The reason they live there, is because their family is there and being rich in the third world is quite nice. You can have servants, nice house and if you moved to a rich country, then you wouldn't have those luxuries. They can easily move to neighboring countries.
And if this isn't enough for you. Why are there none white people in Zimbabwe, if they are not mobile. Rich people in poor countries are mobile, hence you can't tax them that much.
Correlation doesn't equal causation, remember?
Pointless statement, because I didn't talk about a correlation like you did. I just pointed out that some of the worst countries in the world have high governmental spending.
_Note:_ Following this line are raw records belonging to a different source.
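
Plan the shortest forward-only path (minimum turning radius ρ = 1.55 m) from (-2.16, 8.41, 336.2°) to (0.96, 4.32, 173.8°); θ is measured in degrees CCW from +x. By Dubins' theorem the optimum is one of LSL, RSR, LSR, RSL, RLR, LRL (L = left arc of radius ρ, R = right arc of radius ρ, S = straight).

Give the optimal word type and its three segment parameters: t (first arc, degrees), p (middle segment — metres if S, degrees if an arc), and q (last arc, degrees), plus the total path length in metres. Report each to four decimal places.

LSR: t = 8.1169°, p = 3.6352 m, q = 170.5169°, L = 8.4677 m

Let ψ = atan2(Δy, Δx) = atan2(-4.09, 3.12) = -52.6623° be the start→goal bearing.
Normalize: d = |goal − start| / ρ = 5.144171/1.55 = 3.318820, α = (θ_start − ψ) mod 360° = 28.8623° = 0.503742 rad, β = (θ_goal − ψ) mod 360° = 226.4623° = 3.952513 rad.
Common terms: sin α = 0.482706, cos α = 0.875782, sin β = -0.724921, cos β = -0.688832, cos(α−β) = -0.953191, d² = 11.014568. Work in radians in the unit-radius frame; every candidate has L = ρ·(t + p + q).
LSL: p² = 2 + d² − 2cos(α−β) + 2d(sin α − sin β) = 22.936747; p = √p² = 4.789232; φ = atan2(cos β − cos α, d + sin α − sin β) = -0.332804 rad; t = (φ − α) mod 2π = 5.446639 rad, q = (β − φ) mod 2π = 4.285316 rad → L = 1.55·(5.446639 + 4.789232 + 4.285316) = 1.55·14.521188 = 22.507842 m
RSR: p² = 2 + d² − 2cos(α−β) + 2d(sin β − sin α) = 6.905152; p = √p² = 2.627766; φ = atan2(cos α − cos β, d − sin α + sin β) = 0.637784 rad; t = (α − φ) mod 2π = 6.149144 rad, q = (φ − β) mod 2π = 2.968456 rad → L = 1.55·(6.149144 + 2.627766 + 2.968456) = 1.55·11.745366 = 18.205317 m
LSR: p² = d² − 2 + 2cos(α−β) + 2d(sin α + sin β) = 5.500450; p = √p² = 2.345304; φ = atan2(−cos α − cos β, d + sin α + sin β) − atan2(−2, p) = 0.645408 rad; t = (φ − α) mod 2π = 0.141666 rad, q = (φ − β) mod 2π = 2.976081 rad → L = 1.55·(0.141666 + 2.345304 + 2.976081) = 1.55·5.463051 = 8.467729 m
RSL: p² = d² − 2 + 2cos(α−β) − 2d(sin α + sin β) = 8.715923; p = √p² = 2.952274; φ = atan2(cos α + cos β, d − sin α − sin β) − atan2(2, p) = -0.542976 rad; t = (α − φ) mod 2π = 1.046718 rad, q = (β − φ) mod 2π = 4.495489 rad → L = 1.55·(1.046718 + 2.952274 + 4.495489) = 1.55·8.494481 = 13.166445 m
RLR: c = (6 − d² + 2cos(α−β) + 2d(sin α − sin β))/8 = 0.136856; p = 2π − arccos c = 4.849676 rad; φ = atan2(cos α − cos β, d − sin α + sin β) = 0.637784 rad; t = (α − φ + p/2) mod 2π = 2.290797 rad, q = (α − β − t + p) mod 2π = 5.393294 rad → L = 1.55·(2.290797 + 4.849676 + 5.393294) = 1.55·12.533766 = 19.427338 m
LRL: c = (6 − d² + 2cos(α−β) − 2d(sin α − sin β))/8 = -1.867093, |c| > 1 → infeasible
Shortest: LSR with L = 8.467729 m ≈ 8.4677 m
Convert LSR to answer units (arcs ×180/π): t = 0.141666·180/π = 8.1169°, p = ρ·p = 1.55·2.345304 = 3.6352 m, q = 2.976081·180/π = 170.5169°, L = 8.4677 m.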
I used to illustrate my point that if a poor country tries hard to have high governmental spending, it will probably not be a very nice country. Poor countries can't afford having high governmental spending.
LOL!! Those govts are not "small govts". For example, in Singapore, most people live in public housing or own homes they bought with govt subsidies. Their govts are invovled in their lives to a degree that would horrify "small govt" blowhards in the US
Yes they are. Singapore don't even have a minimum wage, while Taiwan and Hong Kong have a minimum wage of 3 and 4 USD respectively.
All of them have a governmental spending of 15%. America has a spending of 40%. And taxes are much lower as well. The labour laws are very lax in Singapore and Hong Kong. The reason Singapore haves public housing (sounds worse than it is) is because they have to. Well, you can do like Hong Kong, and Taiwan, but then you end up with expensive bad housing. And some cities in America has rent control, that is way worse. It is burdensome, and decreases housing investment instead of increasing housing investment. So housing prices go up in the long term.
Another point is that Hong Kong and Singapore, are ranked as 1 and 2 respectively in both Heritage and Fraser economic freedom ranking. US is ranked 9 in Heritage and 10 in Fraser. Taiwan is further down, because they love regulations, but not governmental spending.
Pretty much. You are wrong that high governmental spending is required to be a developed nation. The reason developing nations are lower, is because they can't afford higher taxes.